Two awful statistics should be haunting Real Madrid before their first round knock-out match up against Olympique Lyonnais.
Firstly, they have been eliminated at this stage of the competition for the previous six seasons. Lyon, Liverpool, Roma, Bayern Munich, Arsenal and Juventus have all progressed to the quarter finals at the expense of Real. In those twelve legs Madrid won only one – the home leg versus Juventus in 2005.
It’s all well and good (if you will excuse the cricketing metaphor) being a flat track bully. Real have hammered Auxurre, FC Zurich and Steaua Bucharest in recent seasons but in the games that have mattered their aptitude and attitude has been found wanting.
The second statistic that should fill the Castilans with dread is their record at the Stade Gerland. In three Champions League matches, they have been beaten three times and scored no goals. Lyon have twice beaten them in group stage matches and once at this stage of last year’s competition.
So, a lot of recent statistical evidence to point to as to why Real may struggle – but why am I reluctant to back Lyon or at least back against Real?
José Mário dos Santos Félix Mourinho
His Champions League record at this stage of the competition isn’t played six, lost six; it’s played six, won four, and the two first knock-out round losses both came against sides that at least got to the Final that season (Chelsea lost to eventual winners Barcelona in 2006 and Inter Milan lost to Manchester United in 2009), and as everybody knows in two of those seasons he has lifted the cup when it was all said and done.
It’s in one way rude to coaches of the calibre of Luxemburgo, Schuster, and Capello to imply that everything will be OK, because the Special One is now in charge at the Bernabeu; but failure in the Champions League is the reason that their employment was terminated, and Mourinho brought in.
Despite their appearance in last season’s semi final Lyon are not the force they were in the middle of the noughties, and their poor 3-0 defeat at home to Bayern in that tie is just one of the clues. In three of the past four seasons OL have departed the European scene at this stage (although admittedly twice to the eventual champions); after winning seven consecutive French championships they have gone two seasons without the Ligue 1 trophy and will probably make that three after this campaign.

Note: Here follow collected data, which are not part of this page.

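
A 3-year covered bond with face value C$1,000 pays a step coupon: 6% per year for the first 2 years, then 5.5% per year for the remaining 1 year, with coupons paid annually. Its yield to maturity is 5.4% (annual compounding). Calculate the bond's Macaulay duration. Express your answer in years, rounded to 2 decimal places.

2.83 years

Periodic yield y = 0.054. Discount each cash flow and weight by its year:
  t   CF        PV=CF/(1+0.054)^t    t·PV
  1        60.00        56.9260        56.9260
  2        60.00        54.0095       108.0190
  3     1,055.00       901.0121     2,703.0363
  Σ                  1,011.9476     2,867.9813
Price P = Σ PV = 1,011.9476.
Macaulay duration = Σ(t·PV) / P = 2,867.9813 / 1,011.9476 = 2.83412 years.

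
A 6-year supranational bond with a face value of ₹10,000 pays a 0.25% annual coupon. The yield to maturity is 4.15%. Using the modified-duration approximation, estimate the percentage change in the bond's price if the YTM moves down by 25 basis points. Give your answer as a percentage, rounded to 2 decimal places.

+1.43%

Periodic yield y = 0.0415. Modified duration first:
  t   CF        PV=CF/(1+0.0415)^t    t·PV
  1        25.00        24.0038        24.0038
  2        25.00        23.0474        46.0947
  3        25.00        22.1290        66.3871
  4        25.00        21.2473        84.9890
  5        25.00        20.4006       102.0032
  6    10,025.00     7,854.6843    47,128.1059
  Σ                  7,965.5125    47,451.5838
P = 7,965.5125; D_Mac = 5.95713 yrs; D_mod = 5.95713/(1+0.0415) = 5.71976 yrs.
ΔP/P ≈ -D_mod · Δy = -5.71976 × (-0.0025) = +0.014299 = +1.4299%.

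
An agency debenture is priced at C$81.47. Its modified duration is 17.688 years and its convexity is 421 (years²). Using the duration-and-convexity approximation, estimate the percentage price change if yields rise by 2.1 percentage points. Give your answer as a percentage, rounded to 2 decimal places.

-27.86%

Duration effect: -D_mod·Δy = -17.688 × (+0.021) = -0.371448
Convexity effect: ½·C·(Δy)² = 0.5 × 421 × (0.021)² = +0.0928305
ΔP/P ≈ -0.371448 + 0.0928305 = -0.2786175
= -27.86175%.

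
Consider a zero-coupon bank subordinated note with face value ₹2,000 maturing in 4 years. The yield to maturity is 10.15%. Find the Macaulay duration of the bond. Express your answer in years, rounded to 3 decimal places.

4.000 years

A zero-coupon bond has a single cash flow at maturity, so its Macaulay duration equals its maturity: 4 years.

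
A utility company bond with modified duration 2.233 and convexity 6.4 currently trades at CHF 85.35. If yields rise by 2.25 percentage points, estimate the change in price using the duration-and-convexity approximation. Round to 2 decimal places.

-CHF 4.15

Duration effect: -D_mod·Δy = -2.233 × (+0.0225) = -0.0502425
Convexity effect: ½·C·(Δy)² = 0.5 × 6.4 × (0.0225)² = +0.0016200
ΔP/P ≈ -0.0502425 + 0.0016200 = -0.0486225
ΔP ≈ 85.35 × (-0.0486225) = -4.149930375.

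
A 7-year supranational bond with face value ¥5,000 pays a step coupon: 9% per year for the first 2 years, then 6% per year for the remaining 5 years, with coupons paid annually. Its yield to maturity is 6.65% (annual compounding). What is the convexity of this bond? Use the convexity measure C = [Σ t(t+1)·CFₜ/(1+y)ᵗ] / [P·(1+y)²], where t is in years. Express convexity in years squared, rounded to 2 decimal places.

37.10

With y = 0.0665:
  t   CF        PV=CF/(1+0.0665)^t    t·PV        t(t+1)·PV
  1       450.00       421.9409       421.9409         843.8819
  2       450.00       395.6314       791.2629       2,373.7886
  3       300.00       247.3083       741.9249       2,967.6995
  4       300.00       231.8878       927.5510       4,637.7551
  5       300.00       217.4287     1,087.1437       6,522.8623
  6       300.00       203.8713     1,223.2278       8,562.5947
  7     5,300.00     3,377.1461    23,640.0228     189,120.1824
  Σ                  5,095.2146    28,833.0740     215,028.7645
P = 5,095.2146.
Convexity = Σ t(t+1)·PV / [P·(1+y)²] = 215,028.7645 / (5,095.2146 × 1.137422) = 37.10328.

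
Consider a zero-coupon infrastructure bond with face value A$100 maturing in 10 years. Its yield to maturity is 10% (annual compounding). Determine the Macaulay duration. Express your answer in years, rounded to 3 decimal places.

A zero-coupon bond has a single cash flow at maturity, so its Macaulay duration equals its maturity: 10 years.

10.000 years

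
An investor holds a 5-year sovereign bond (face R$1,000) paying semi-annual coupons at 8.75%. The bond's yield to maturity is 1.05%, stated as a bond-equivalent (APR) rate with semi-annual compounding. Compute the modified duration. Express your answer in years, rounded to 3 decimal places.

Periodic yield y = 0.00525. First find Macaulay duration:
  t   CF        PV=CF/(1+0.00525)^t    t·PV
  1        43.75        43.5215        43.5215
  2        43.75        43.2942        86.5884
  3        43.75        43.0681       129.2043
  4        43.75        42.8432       171.3727
  5        43.75        42.6194       213.0972
  6        43.75        42.3968       254.3811
  7        43.75        42.1754       295.2280
  8        43.75        41.9552       335.6413
  9        43.75        41.7360       375.6244
  10    1,043.75       990.5027     9,905.0272
  Σ                  1,374.1127    11,809.6861
P = 1,374.1127; Macaulay duration = 11,809.6861 / 1,374.1127 = 8.59441 half-year periods = 4.29720 years.
Modified duration = D_Mac / (1 + y) = 4.29720 / 1.00525 = 4.27476 years.

4.275 years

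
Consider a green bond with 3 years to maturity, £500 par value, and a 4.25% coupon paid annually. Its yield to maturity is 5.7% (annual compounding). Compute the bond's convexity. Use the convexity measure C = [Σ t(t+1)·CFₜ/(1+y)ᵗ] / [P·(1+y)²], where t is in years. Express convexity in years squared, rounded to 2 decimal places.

10.15

With y = 0.057:
  t   CF        PV=CF/(1+0.057)^t    t·PV        t(t+1)·PV
  1        21.25        20.1041        20.1041          40.2081
  2        21.25        19.0199        38.0399         114.1196
  3       521.25       441.3886     1,324.1658       5,296.6631
  Σ                    480.5126     1,382.3097       5,450.9909
P = 480.5126.
Convexity = Σ t(t+1)·PV / [P·(1+y)²] = 5,450.9909 / (480.5126 × 1.117249) = 10.15362.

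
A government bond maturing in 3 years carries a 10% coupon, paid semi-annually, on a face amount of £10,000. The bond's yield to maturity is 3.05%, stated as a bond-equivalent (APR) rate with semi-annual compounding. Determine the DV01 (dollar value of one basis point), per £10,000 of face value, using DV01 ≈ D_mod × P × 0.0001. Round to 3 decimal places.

Periodic yield y = 0.01525.
  t   CF        PV=CF/(1+0.01525)^t    t·PV
  1       500.00       492.4895       492.4895
  2       500.00       485.0919       970.1838
  3       500.00       477.8054     1,433.4161
  4       500.00       470.6283     1,882.5131
  5       500.00       463.5590     2,317.7950
  6    10,500.00     9,588.5141    57,531.0845
  Σ                 11,978.0881    64,627.4819
P = 11,978.0881; D_Mac = 5.39548 half-year periods = 2.69774 yrs; D_mod = 2.65722 yrs.
DV01 ≈ 2.65722 × 11,978.0881 × 0.0001 = 3.182836.

£3.183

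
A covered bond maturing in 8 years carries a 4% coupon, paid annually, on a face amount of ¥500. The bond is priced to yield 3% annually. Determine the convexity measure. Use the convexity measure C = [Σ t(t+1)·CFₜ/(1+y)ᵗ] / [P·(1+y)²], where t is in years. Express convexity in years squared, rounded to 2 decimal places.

57.10

With y = 0.03:
  t   CF        PV=CF/(1+0.03)^t    t·PV        t(t+1)·PV
  1        20.00        19.4175        19.4175          38.8350
  2        20.00        18.8519        37.7038         113.1115
  3        20.00        18.3028        54.9085         219.6340
  4        20.00        17.7697        71.0790         355.3948
  5        20.00        17.2522        86.2609         517.5653
  6        20.00        16.7497       100.4981         703.4868
  7        20.00        16.2618       113.8328         910.6625
  8       520.00       410.4928     3,283.9424      29,555.4817
  Σ                    535.0985     3,767.6430      32,414.1715
P = 535.0985.
Convexity = Σ t(t+1)·PV / [P·(1+y)²] = 32,414.1715 / (535.0985 × 1.060900) = 57.09877.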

While Lyon’s home record in Champions League knock-out games (W5, D5, L2) is impressive, their away record is no great shakes. The group stages this season further exposed their vulnerability when OL lost 3-0 away to Schalke and were 4-0 down in Lisbon to Benfica before a flurry of late goals gave the score respectability that the performance did not merit.
Expect a spirited Lyon performance, they are in good form scoring four goals in both of their last two victories, but also expect Real to overcome their jinx and reach the quarter finals for the first time since 2004, even though they might not win tonight.